Let $\mathfrak{gl}\left(\mathbb{R}^n\right)$ be the vector space of all linear transformations $T:\mathbb{R}^n \to \mathbb{R}^n$. If $A$ $\in$ $\mathfrak{gl}\left(\mathbb{R}^n\right)$, we can define the linear map
\begin{align*} \text{ad}(A):\mathfrak{gl}\left(\mathbb{R}^n\right)&\to \mathfrak{gl}\left(\mathbb{R}^n\right)\\ B &\mapsto AB-BA. \\ \end{align*}
I would like to know how to prove the following theorem:
Theorem: Let $A$ $\in$ $\mathfrak{gl}\left(\mathbb{R}^n\right)$, such that $\text{ad}(A)$ is nilpotent and $\text{tr}(A) = 0$, then $A$ is nilpotent.
I was trying to prove the theorem above by induction in the dimension of $\mathbb{R}^n$, but I did not make much progress.

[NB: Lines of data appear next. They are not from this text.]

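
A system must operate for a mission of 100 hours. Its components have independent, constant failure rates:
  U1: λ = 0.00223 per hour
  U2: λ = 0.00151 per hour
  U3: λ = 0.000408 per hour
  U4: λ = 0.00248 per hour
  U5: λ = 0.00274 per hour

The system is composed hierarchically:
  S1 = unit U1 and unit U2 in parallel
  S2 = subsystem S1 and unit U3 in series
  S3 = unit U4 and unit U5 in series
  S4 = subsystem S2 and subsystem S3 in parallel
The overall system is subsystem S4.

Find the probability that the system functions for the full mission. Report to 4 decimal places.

R(U1) = exp(−0.00223 × 100) = 0.800115
R(U2) = exp(−0.00151 × 100) = 0.859848
R(U3) = exp(−0.000408 × 100) = 0.960021
R(U4) = exp(−0.00248 × 100) = 0.780360
R(U5) = exp(−0.00274 × 100) = 0.760332
Parallel (U1 and U2): 1 − (1 − 0.800115)(1 − 0.859848) = 0.971986
Series ([0.971986] and U3): 0.971986 × 0.960021 = 0.933127
Series (U4 and U5): 0.780360 × 0.760332 = 0.593333
Parallel ([0.933127] and [0.593333]): 1 − (1 − 0.933127)(1 − 0.593333) = 0.9728

0.9728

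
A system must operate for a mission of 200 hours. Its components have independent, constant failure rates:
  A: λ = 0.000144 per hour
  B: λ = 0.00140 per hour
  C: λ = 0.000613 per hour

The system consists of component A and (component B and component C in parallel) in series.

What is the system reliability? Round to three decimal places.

R(A) = exp(−0.000144 × 200) = 0.97161
R(B) = exp(−0.00140 × 200) = 0.75578
R(C) = exp(−0.000613 × 200) = 0.88462
Parallel (B and C): 1 − (1 − 0.75578)(1 − 0.88462) = 0.97182
Series (A and [0.97182]): 0.97161 × 0.97182 = 0.944

0.944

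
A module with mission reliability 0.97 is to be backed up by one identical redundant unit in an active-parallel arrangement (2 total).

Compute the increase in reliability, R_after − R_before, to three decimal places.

R_before = 0.97
R_after = 1 − (1 − 0.97)^2 = 0.999
ΔR = 0.999 − 0.97 = 0.029

0.029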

Does anyone have a nice idea?
A quick and dirty way to prove the theorem is to note that the matrix representation of $\operatorname{ad}(A)$ (i.e. $I\otimes A-A^T\otimes I$) is similar to $C=I\otimes A-A\otimes I$, because $A$ is similar to $A^T$. By extending the field to $\mathbb C$, you may further assume that $A$ is upper triangular. Now the rest are straightforward.
Alternatively, as $A$ has zero trace, it suffices to show that all eigenvalues of $A$ over $\mathbb C$ are equal to each other. Suppose the contrary that $A$ has two different eigenvalues $p$ and $q$. Let $(p, u)$ and $(q,v^T)$ be respectively a right eigenpair and a left eigenpair of $A$. Then $v^Tu=0$. Let $B=uv^T$ and consider $\left(\operatorname{ad}(A)\right)^k(B)$. You shall arrive at a contradiction because $\left(\operatorname{ad}(A)\right)^k(B)$, by construction of $B$, is nonzero but $\left(\operatorname{ad}(A)\right)^k$ must eventually become zero because $\operatorname{ad}(A)$ is nilpotent.